Bernice Summerfield: Oh No It Isn’t! [Big Finish]

Big Finish is best known for producing licensed Doctor Who audio productions, but before they obtained that license, they got their start by producing and releasing this feature-length audio presentation, focusing not on the Doctor but on Bernice Summerfield, a character who had been created in Virgin’s New Adventures novel range.

(Daily Doctor Who #194)

In those novels, Bernice Summerfield was an archeologist who ended up being a companion of the 7th Doctor. When Virgin lost their license to make Doctor Who novels, they started telling standalone Bernice Summerfield stories, starting with the novel version of Oh No It Isn’t by Paul Cornell (Bernice’s main creator). Nine years later, this became the first commercial audio release from Big Finish, as adapted by Jacqueline Rayner. So in a strange way, this story could be seen as the buffer in between the Doctor Who-related licenses of Virgin and Big Finish, even though there is nearly a decade between the two versions.

I’d never have bothered listening to this production except that it is not available for free on the Big Finish website, and I was hankering for something to listen to. Turns out, it’s a pretty enjoyable story.
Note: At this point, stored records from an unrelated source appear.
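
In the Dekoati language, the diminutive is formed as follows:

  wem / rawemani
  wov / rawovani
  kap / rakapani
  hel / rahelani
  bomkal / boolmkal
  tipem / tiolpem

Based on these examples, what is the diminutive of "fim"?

hel and bomkal both end in -l yet inflect differently (rahelani, boolmkal), so the final letter is not what conditions the rule; the number of vowels is.
"fim" has 1 vowel. The stems with 1 vowel (wem → rawemani, wov → rawovani, kap → rakapani) add ra- … -ani around the stem.
So fim → rafimani.

rafimani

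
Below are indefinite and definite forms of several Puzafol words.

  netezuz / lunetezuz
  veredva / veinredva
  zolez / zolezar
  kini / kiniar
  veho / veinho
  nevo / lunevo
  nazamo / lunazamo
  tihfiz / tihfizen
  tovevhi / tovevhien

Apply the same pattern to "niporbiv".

tihfiz and netezuz both end in -z yet inflect differently (tihfizen, lunetezuz), so the final letter is not what conditions the rule; the first letter is.
"niporbiv" begins with n-. The stems beginning with n- (nazamo → lunazamo, netezuz → lunetezuz, nevo → lunevo) add the prefix lu-.
So niporbiv → luniporbiv.

luniporbiv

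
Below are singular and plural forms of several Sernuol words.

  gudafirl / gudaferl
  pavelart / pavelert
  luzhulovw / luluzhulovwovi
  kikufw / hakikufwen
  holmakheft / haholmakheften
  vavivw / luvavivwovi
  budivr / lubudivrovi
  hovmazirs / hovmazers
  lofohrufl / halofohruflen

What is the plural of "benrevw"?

lubenrevwovi

pavelart and holmakheft both end in -t yet inflect differently (pavelert, haholmakheften), so the final letter is not what conditions the rule; the second-to-last letter is.
"benrevw" has second-to-last letter 'v'. The stems whose second-to-last letter is 'v' (budivr → lubudivrovi, luzhulovw → luluzhulovwovi, vavivw → luvavivwovi) add lu- … -ovi around the stem.
So benrevw → lubenrevwovi.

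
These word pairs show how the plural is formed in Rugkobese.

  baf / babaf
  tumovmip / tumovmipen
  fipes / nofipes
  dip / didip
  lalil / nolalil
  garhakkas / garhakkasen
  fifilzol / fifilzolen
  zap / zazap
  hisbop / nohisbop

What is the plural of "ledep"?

noledep

"ledep" has 2 vowels. The stems with 2 vowels (fipes → nofipes, lalil → nolalil, hisbop → nohisbop) add the prefix no-.
The other patterns: stems with 1 vowel repeat the first consonant+vowel as a prefix; stems with 3 vowels add -en.
So ledep → noledep.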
The story picks up with Bernice on an expedition on a planet that is soon going to be destroyed by natural catastrophe, investigating an apparently long-dead civilization. She is there with a group of her students as well as the crew of the spaceship that are looking after them. Suddenly, they find themselves under attack from an alien race called the Grel, who raid vulnerable people and planets hungry for data and information. However, at the same time their ship is attacked by a missile from the supposedly dead world. As it strikes, instead of being destroyed, Bernice wakes up in a completely altered reality, one that has a shallow veneer of old England over it, but really is populated by broadly-characterized fairy tale and children’s story characters.

As it proceeds, Bernice eventually figures out that her whole world has turned into a mish-mash of 20th Century English pantomime, a theatrical artform I’m only distantly aware of (mostly because I’d read that various Doctor Who actors would find work doing it). It seems to be characterized by a variety of stock character types engaged in broad-humored family-friendly adventure stories with a healthy dose of audience interaction.

All of Bernice’s colleagues on the ship have been brought as well, co-opted into semi-familiar character roles like Prince Charming, or a variation of the seven dwarves (but with names like Cute, Laddish, and Bitchy). For some reason only Bernice is aware of what has happened, leading her to run around a bizarre blending of stories trying to figure out what is going on. This requires her to take different characters roles depending on which story she is in, and figure out ways to navigate the situations in pantomime terms (employing children’s theatre logic, or speaking in rhyming couplets, that sort of thing).

There is loads of meta-textual humor throughout the story, with pantomime and theatre tropes playing a big role. Things take an eerie turn when it turns out that there is an audience to those whole affair as well, and one that in a certain way can be interacted with. It’s all very clever–for example, when one of the standard villain characters appears, he is always accompanied by a strange hissing. One thinks it’s some sort of snake at first, but it turns out to be the hidden audience expressing their displeasure in a way they are expected to for that sort of production.

Bernice’s loyal companion in all of this chaos is Wolsey, a humanoid version of her pet cat, who is the first beside Bernice to begin to realize that there is something wrong with the world. A fair bit of pathos is drawn out of the fact that Wolsey begins to realize that when the problem is solved and they are returned to normal, he will lose his ability to articulate his thoughts and will be turned again into a thoughtless creature of instinct. It adds a bit of sadness to the tale, which is otherwise fairly light-hearted. And there is also courage, as Wolsey determines to stay committed to Bernice’s cause, regardless of the cost.

Wolsey is played by Nicholas Courtney, of all people, who is best known as the Brigadier, a much loved character from televised Doctor Who. Other cast members include Nicholas Briggs (now a Big Finish executive producer and the voice of the Daleks and other creatures on TV) and Mark Gatiss (a Doctor Who writer and the co-creator of Sherlock, who has appeared as an actor in both). Lise Bowerman is Bernice, who anchors the whole thing in a solid performance. Bowerman has continued to voice the character ever since.

On the whole, I found Oh, No It Isn’t to be quite an enjoyable tale. It’s long, but consistently engaging, and never dull. And best of all, it’s available for free on Big Finish’s website. It doesn’t really tempt me strongly to buy more of the stories in her range of dramas (I’m more likely to spend the money on actual Doctor Who episodes) but I’m glad I had the chance to enjoy this one.